Ayrıca, Ürfi Çetinkaya ve ona bağlı kişilerin 2004 yılı ve öncesinde işledikleri uyuşturucu ticareti suçlarından elde ettikleri suç gelirlerini aklama faaliyetlerine ilişkin uzman raporları düzenlendiği, 2004 yılı sonrasında da Ürfi Çetinkaya ve beraberindeki kişilerin uyuşturucu ticaretine ilişkin faaliyetlerine devam ettikleri, suç örgütü kapsamında uyuşturucu madde ticaretinden elde ettikleri malvarlığı değerlerini yasal yollarla elde edilmiş gibi gösterdikleri, suçtan elde edilen gelirlerin aklanmasına aracılık ettikleri, kendileri veya yakınları adına suç gelirleriyle malvarlıkları elde ettikleri, haksız ekonomik çıkar sağladıkları ve devleti zarara uğrattıkları aktarıldı.
“Türk Escobar” lakaplı Ürfi Çetinkaya (AHABER ARŞİV)
Malta'da ve Türkiye'de denizcilik şirketleri kurularak, şirketlerin uyuşturucu ticareti yapma amacıyla kullanılmış olabilecekleri yönünde kuvvetli şüphelerin bulunduğu kaydedildi.
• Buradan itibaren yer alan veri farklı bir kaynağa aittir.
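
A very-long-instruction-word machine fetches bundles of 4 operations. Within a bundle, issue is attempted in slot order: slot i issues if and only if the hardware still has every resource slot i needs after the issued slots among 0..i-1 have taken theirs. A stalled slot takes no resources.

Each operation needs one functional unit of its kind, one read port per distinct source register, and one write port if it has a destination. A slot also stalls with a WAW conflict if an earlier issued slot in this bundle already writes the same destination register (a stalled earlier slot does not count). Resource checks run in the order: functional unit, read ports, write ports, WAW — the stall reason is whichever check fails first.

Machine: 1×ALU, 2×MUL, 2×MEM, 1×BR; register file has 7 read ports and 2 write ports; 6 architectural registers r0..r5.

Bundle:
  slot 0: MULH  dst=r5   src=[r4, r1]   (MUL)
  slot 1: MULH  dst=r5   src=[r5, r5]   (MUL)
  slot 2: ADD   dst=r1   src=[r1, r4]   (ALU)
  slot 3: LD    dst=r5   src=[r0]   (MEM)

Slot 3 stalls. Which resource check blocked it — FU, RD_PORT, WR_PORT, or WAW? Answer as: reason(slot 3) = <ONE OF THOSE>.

slot 0 (MUL): ISSUE — free A1,Mu1,Ld2,B1 rp5 wp1
slot 1 (MUL): stall WAW — free A1,Mu1,Ld2,B1 rp5 wp1
slot 2 (ALU): ISSUE — free A0,Mu1,Ld2,B1 rp3 wp0
slot 3 (MEM): stall WR_PORT — free A0,Mu1,Ld2,B1 rp3 wp0

reason(slot 3) = WR_PORT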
Çetinkaya ailesi ve şirketlerinin kara para aklama faaliyetlerine yönelik incelemeler yapılmış olmasına rağmen, açılan davaların zaman aşımına uğradığının belirtildiği iddianamede, söz konusu şirketlerin ise faaliyetlerine devam ettiği, bu kapsamda Çetinkaya ailesi tarafından yönetilen şirketlerce suçtan elde edilen gelirlerin yüzlerce farklı işlemle para transferi ve dönüştürme faaliyetlerine devam edildiği, çalışanları veya güvendikleri kişiler üzerine malvarlığı edinerek şirketler kurdukları, ödemeleri çalışanlarına ait hesaplar üzerinden gerçekleştirdikleri, el konulan şirketlerde çalışanlarını görünürde ortak, yönetim kurulu üyesi, kayyum veya tasfiye memuru olarak atadıkları, uyuşturucu gelirlerinin ihracat geliri gibi gösterilerek veya döviz büroları ve kuyumcular üzerinden Türkiye'ye getirildiği, ayrıca Malta'da ve Türkiye'de denizcilik şirketleri kurularak, şirketlerin uyuşturucu ticareti yapma amacıyla kullanılmış olabilecekleri yönünde kuvvetli şüphelerin bulunduğu kaydedildi.